Yup, that's true. In fact, some numbers I 've heard (I have no actual proof) place sessions at <10% of the total Mainstash (which says however nothing about the rate of requests for sessions). That being said, without an actual number it's hard to do math. Now, given that kask really isn't expensive to run, my take is: Play it safe, assume everything in Mainstash is sessions and work with that. When we get actual numbers we can always revisit the decisions here. It's not like we are going to etch them in stone.

👍

[...] In fact, some numbers I 've heard (I have no actual proof) place sessions at <10% of the total Mainstash (which says however nothing about the rate of requests for sessions).

That number is correct, but it's misleading. Most of the Mainstash data is made up of Echo notification timestamps which don't have expiration times associated with them.

Change 514025 merged by Alexandros Kosiaris:
[operations/puppet@production] Introduce sessionstore LVS configuration

https://gerrit.wikimedia.org/r/514025

Mentioned in SAL (#wikimedia-operations) [2019-06-04T11:40:31Z] <akosiaris> restart pybal on lvs1015 for sessionstore LVS configuration. T220401

Mentioned in SAL (#wikimedia-operations) [2019-06-04T12:04:40Z] <akosiaris> restart pybal on lvs2006 for sessionstore LVS configuration. T220401

Mentioned in SAL (#wikimedia-operations) [2019-06-04T12:13:15Z] <akosiaris> restart pybal on lvs2003, lvs1015 for sessionstore LVS configuration. T220401

akosiaris closed this task as Resolved.Jun 4 2019, 3:34 PM
akosiaris claimed this task.

And LVS done today.

akosiaris@deploy1001:~$ curl -i https://sessionstore.svc.eqiad.wmnet:8081/healthz
HTTP/2 200 
content-type: application/json
content-length: 0
date: Tue, 04 Jun 2019 15:33:30 GMT

akosiaris@deploy1001:~$ curl -i https://sessionstore.svc.codfw.wmnet:8081/healthz
HTTP/2 200 
content-type: application/json
content-length: 0
date: Tue, 04 Jun 2019 15:33:36 GMT

Resolving this, the service is ready to be used.
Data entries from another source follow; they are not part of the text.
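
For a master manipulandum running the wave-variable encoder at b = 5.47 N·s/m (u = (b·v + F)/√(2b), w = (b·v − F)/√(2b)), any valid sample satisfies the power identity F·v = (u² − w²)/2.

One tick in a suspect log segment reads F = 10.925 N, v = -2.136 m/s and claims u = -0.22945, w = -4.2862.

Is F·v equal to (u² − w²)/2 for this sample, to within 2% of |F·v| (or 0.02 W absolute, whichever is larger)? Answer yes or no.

F·v = 10.925×(-2.136) = -23.33580 W.
(u² − w²)/2 = (0.05265 − 18.37151)/2 = -9.15943 W.
|Δ| = 14.17637;  2% of max(1, |F·v|) = 0.46672.

no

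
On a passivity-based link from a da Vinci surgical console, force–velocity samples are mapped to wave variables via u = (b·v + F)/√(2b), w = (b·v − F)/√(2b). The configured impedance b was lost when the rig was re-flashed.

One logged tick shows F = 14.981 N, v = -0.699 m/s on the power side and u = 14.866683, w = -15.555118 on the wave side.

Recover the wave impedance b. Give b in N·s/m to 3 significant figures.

b = 0.485 N·s/m

u + w = -0.688435;  u + w = √(2b)·v, so √(2b) = -0.688435/(-0.699) = 0.984886.
b = (√(2b))²/2 = 0.970000/2 = 0.485000.
(Check via u − w = 2F/√(2b): u − w = 30.421801, 2F/√(2b) = 30.421809.)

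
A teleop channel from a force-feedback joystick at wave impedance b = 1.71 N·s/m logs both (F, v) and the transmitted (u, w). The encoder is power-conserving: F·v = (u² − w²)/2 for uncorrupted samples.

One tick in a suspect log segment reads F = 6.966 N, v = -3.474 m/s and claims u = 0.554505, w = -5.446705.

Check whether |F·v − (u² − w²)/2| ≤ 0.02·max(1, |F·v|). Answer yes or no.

F·v = 6.966×(-3.474) = -24.199884 W.
(u² − w²)/2 = (0.307476 − 29.666595)/2 = -14.679560 W.
|Δ| = 9.520324;  2% of max(1, |F·v|) = 0.483998.

no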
Eevans added a comment.Jun 4 2019, 3:38 PM

And LVS done today.

akosiaris@deploy1001:~$ curl -i https://sessionstore.svc.eqiad.wmnet:8081/healthz
HTTP/2 200 
content-type: application/json
content-length: 0
date: Tue, 04 Jun 2019 15:33:30 GMT
akosiaris@deploy1001:~$ curl -i https://sessionstore.svc.codfw.wmnet:8081/healthz
HTTP/2 200 
content-type: application/json
content-length: 0
date: Tue, 04 Jun 2019 15:33:36 GMT

Resolving this, the service is ready to be used.

Thanks @akosiaris !

Change 515065 had a related patch set uploaded (by Alexandros Kosiaris; owner: Alexandros Kosiaris):
[operations/dns@master] sessionstore: Add discovery records

https://gerrit.wikimedia.org/r/515065

Change 515065 merged by Alexandros Kosiaris:
[operations/dns@master] sessionstore: Add discovery records

https://gerrit.wikimedia.org/r/515065

sessionstore.discovery.wmnet is now around and should be the canonical DNS used to address the service.